This Star Wars: The Clone Wars review contains spoilers.
Star Wars: The Clone Wars Season 7 Episode 1
The first entry in the seventh season of The Clone Wars, a show no one ever expected would make a comeback, has in fact been out since April 2015. The Bad Batch arc was first screened at Star Wars Celebration Anaheim as a nearly-completed work-in-progress that never saw the light of day. Its re-emergence as a finished product illustrates the unlikely story of The Clone Wars revival, and a boost in animation quality makes the arc perhaps better than it would ever have been five years ago.
You’ll find a bit of this familiarity throughout The Clone Wars‘ final season. While some of the stories cover brand new territory, others, like the Siege of Mandalore and the Bad Batch, have been circulating as concept art and quasi-canon stories for years. Making the Bad Batch arc the first arc of season seven is an interesting choice, and the show’s strengths and weaknesses are certainly on display in this first chapter. Jedi and clones banter and destroy droids in inventive ways, while the least interesting parts come from the new characters.
I watched the Bad Batch arc (four episodes in total when originally released) back in 2015 and was unhappy with the one-note, unfunny characters. Fortunately, season seven’s revised “The Bad Batch” is a much more palatable and enjoyable finished product.
The central push of “The Bad Batch” comes from the clone trooper Captain Rex, who is stationed with Anakin Skywalker at Fort Anaxes. He has reason to suspect that his old comrade-in-arms, Echo, who was thought dead, is still alive and being held captive by the Separatists for information on Republic strategy. That would explain how the droid army has been countering Rex’s moves so effectively.
In order to get to the bottom of this and infiltrate enemy lines in the most unpredictable way possible, Rex recruits — wait for it — the Bad Batch. They’re quirky clones, each with their own powers: superhuman strength, an uncanny sniper’s eye, etc. And they don’t get along very well with “regs,” aka baseline clones.
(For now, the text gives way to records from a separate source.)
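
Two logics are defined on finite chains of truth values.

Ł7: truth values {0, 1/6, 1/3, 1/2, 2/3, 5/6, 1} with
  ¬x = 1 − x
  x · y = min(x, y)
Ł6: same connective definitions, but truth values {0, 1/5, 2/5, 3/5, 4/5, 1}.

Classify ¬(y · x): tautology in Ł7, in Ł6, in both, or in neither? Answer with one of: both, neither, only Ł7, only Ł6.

In Ł7: at x = 1/6, y = 1/6 the value is 5/6 — not a tautology.
In Ł6: at x = 1/5, y = 1/5 the value is 4/5 — not a tautology.

neither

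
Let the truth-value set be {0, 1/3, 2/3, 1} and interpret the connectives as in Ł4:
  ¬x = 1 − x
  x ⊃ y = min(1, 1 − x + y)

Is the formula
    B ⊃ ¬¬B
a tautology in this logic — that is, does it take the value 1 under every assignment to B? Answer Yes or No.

Yes

B = 0 ↦ 1
B = 1/3 ↦ 1
B = 2/3 ↦ 1
B = 1 ↦ 1
Every assignment gives a value ≥ 1.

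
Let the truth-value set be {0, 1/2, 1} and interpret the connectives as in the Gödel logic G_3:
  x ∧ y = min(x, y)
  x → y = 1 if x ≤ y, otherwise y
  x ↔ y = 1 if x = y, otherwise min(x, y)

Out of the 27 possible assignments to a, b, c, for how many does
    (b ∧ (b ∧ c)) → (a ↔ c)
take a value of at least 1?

value 1: 22 assignments (counts)
value 1/2: 1 assignment
value 0: 4 assignments
So 22 of the 27 assignments meet the threshold.

22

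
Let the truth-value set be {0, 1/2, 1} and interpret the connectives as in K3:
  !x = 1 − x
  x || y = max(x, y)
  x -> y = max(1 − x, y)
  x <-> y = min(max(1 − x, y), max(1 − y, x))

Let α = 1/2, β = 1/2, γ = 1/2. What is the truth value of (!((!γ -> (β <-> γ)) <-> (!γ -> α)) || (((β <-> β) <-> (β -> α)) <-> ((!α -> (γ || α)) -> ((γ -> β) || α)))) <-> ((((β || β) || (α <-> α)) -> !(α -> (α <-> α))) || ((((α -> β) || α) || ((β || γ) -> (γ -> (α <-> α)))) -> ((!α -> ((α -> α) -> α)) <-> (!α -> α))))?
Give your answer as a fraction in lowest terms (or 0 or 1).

!γ = !1/2 = 1/2
β <-> γ = 1/2 <-> 1/2 = 1/2
!γ -> (β <-> γ) = 1/2 -> 1/2 = 1/2
!γ = !1/2 = 1/2
!γ -> α = 1/2 -> 1/2 = 1/2
(!γ -> (β <-> γ)) <-> (!γ -> α) = 1/2 <-> 1/2 = 1/2
!((!γ -> (β <-> γ)) <-> (!γ -> α)) = !1/2 = 1/2
β <-> β = 1/2 <-> 1/2 = 1/2
β -> α = 1/2 -> 1/2 = 1/2
(β <-> β) <-> (β -> α) = 1/2 <-> 1/2 = 1/2
!α = !1/2 = 1/2
γ || α = 1/2 || 1/2 = 1/2
!α -> (γ || α) = 1/2 -> 1/2 = 1/2
γ -> β = 1/2 -> 1/2 = 1/2
(γ -> β) || α = 1/2 || 1/2 = 1/2
(!α -> (γ || α)) -> ((γ -> β) || α) = 1/2 -> 1/2 = 1/2
((β <-> β) <-> (β -> α)) <-> ((!α -> (γ || α)) -> ((γ -> β) || α)) = 1/2 <-> 1/2 = 1/2
!((!γ -> (β <-> γ)) <-> (!γ -> α)) || (((β <-> β) <-> (β -> α)) <-> ((!α -> (γ || α)) -> ((γ -> β) || α))) = 1/2 || 1/2 = 1/2
β || β = 1/2 || 1/2 = 1/2
α <-> α = 1/2 <-> 1/2 = 1/2
(β || β) || (α <-> α) = 1/2 || 1/2 = 1/2
α <-> α = 1/2 <-> 1/2 = 1/2
α -> (α <-> α) = 1/2 -> 1/2 = 1/2
!(α -> (α <-> α)) = !1/2 = 1/2
((β || β) || (α <-> α)) -> !(α -> (α <-> α)) = 1/2 -> 1/2 = 1/2
α -> β = 1/2 -> 1/2 = 1/2
(α -> β) || α = 1/2 || 1/2 = 1/2
β || γ = 1/2 || 1/2 = 1/2
α <-> α = 1/2 <-> 1/2 = 1/2
γ -> (α <-> α) = 1/2 -> 1/2 = 1/2
(β || γ) -> (γ -> (α <-> α)) = 1/2 -> 1/2 = 1/2
((α -> β) || α) || ((β || γ) -> (γ -> (α <-> α))) = 1/2 || 1/2 = 1/2
!α = !1/2 = 1/2
α -> α = 1/2 -> 1/2 = 1/2
(α -> α) -> α = 1/2 -> 1/2 = 1/2
!α -> ((α -> α) -> α) = 1/2 -> 1/2 = 1/2
!α = !1/2 = 1/2
!α -> α = 1/2 -> 1/2 = 1/2
(!α -> ((α -> α) -> α)) <-> (!α -> α) = 1/2 <-> 1/2 = 1/2
(((α -> β) || α) || ((β || γ) -> (γ -> (α <-> α)))) -> ((!α -> ((α -> α) -> α)) <-> (!α -> α)) = 1/2 -> 1/2 = 1/2
(((β || β) || (α <-> α)) -> !(α -> (α <-> α))) || ((((α -> β) || α) || ((β || γ) -> (γ -> (α <-> α)))) -> ((!α -> ((α -> α) -> α)) <-> (!α -> α))) = 1/2 || 1/2 = 1/2
(!((!γ -> (β <-> γ)) <-> (!γ -> α)) || (((β <-> β) <-> (β -> α)) <-> ((!α -> (γ || α)) -> ((γ -> β) || α)))) <-> ((((β || β) || (α <-> α)) -> !(α -> (α <-> α))) || ((((α -> β) || α) || ((β || γ) -> (γ -> (α <-> α)))) -> ((!α -> ((α -> α) -> α)) <-> (!α -> α)))) = 1/2 <-> 1/2 = 1/2

1/2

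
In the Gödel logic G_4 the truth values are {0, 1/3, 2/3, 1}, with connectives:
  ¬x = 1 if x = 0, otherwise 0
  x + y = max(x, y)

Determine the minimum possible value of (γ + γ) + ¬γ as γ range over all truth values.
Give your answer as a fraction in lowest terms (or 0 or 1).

1/3

Take γ = 1/3:
γ + γ = 1/3 + 1/3 = 1/3
¬γ = ¬1/3 = 0
(γ + γ) + ¬γ = 1/3 + 0 = 1/3
No assignment yields a value below 1/3, so this is the minimum.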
In true Prequel spirit, the stakes are somehow both extremely obscure and quite clear. Droids have taken the Republic’s main production facility, which could be a turning point in the Clone Wars if the Republic can’t get it back. Yet, Anaxes is just one arm of the galaxy-spanning war. This complexity throws the viewer right into the middle of the war, giving the sense that you’re coming in in the middle of the story in fine Star Wars fashion.
Anaxes itself previously appeared in Star Wars Rebels, the titular freedom fighters exploring the base long after the Old Republic had left it to rust. In “The Bad Batch,” the fort is bustling. A show that has always been good with color schemes is now positively painterly. The Clone Wars has received an animation makeover in general for its new season and nowhere is it more apparent than in the wealth of characters in the background of scenes. The clone and droid armies both look massive.
Another big highlight of the episode is the music. Booming timpani and bold brass propel the story along. It’s John Williams-like enough to evoke Star Wars and fresh enough not to fade into the background. The direction too is remarkable, especially during action scenes. The camera follows the characters in interesting, confident sweeps that show the new season’s emphasis on choreography.
The Bad Batch characters themselves are still my least favorite part of the episode. They introduce themselves with cracking knuckles and dramatic but stilted monologues. Each character is distinct, but they’re no Moff Gideon when it comes to stealing the scene. The heavy hitter of the squad, Wrecker, particularly feels significantly more cartoonish than anything else in this episode. But the Bad Batch server their purpose, delivering satisfying action scenes and giving us a new look into what clone society and rivalries within it are like.
At their best, the Bad Batch team feels like a roster of video game heroes. At one point, we see the battlefield through the eyes of another Bad Batch-er, Crosshair, as he zooms in on a droid with his sniper rifle and nails a droid right in the head. The scene is exactly as satisfying as playing a first-person shooter game. The sound effects complement the scene perfectly too, with clear, pinging blaster screams.
Overall, “The Bad Batch” is a strong start. Action remains a strong suit of The Clone Wars, with energetic battles and heroic moments that leave you rooting for the Republic. Other episodes of The Clone Wars go deeper into the shady politics of the Republic, and in “The Bad Batch,” a mention of clones “putting down an insurrection” is dropped in as a clue that not all is quite right about the Republic’s mission.
Both the script and Dee Bradley Baker’s voice acting make Rex’s attachment to Echo convincing and moving. The series as a whole is about how a years-long war changes the people fighting in it, and, more specifically, about the day-to-day of being a clone born bred fight and kill. “The Bad Batch” effectively reintroduces this narrative and demonstrates some of the reasons why fans find The Clone Wars so much fun in the first place.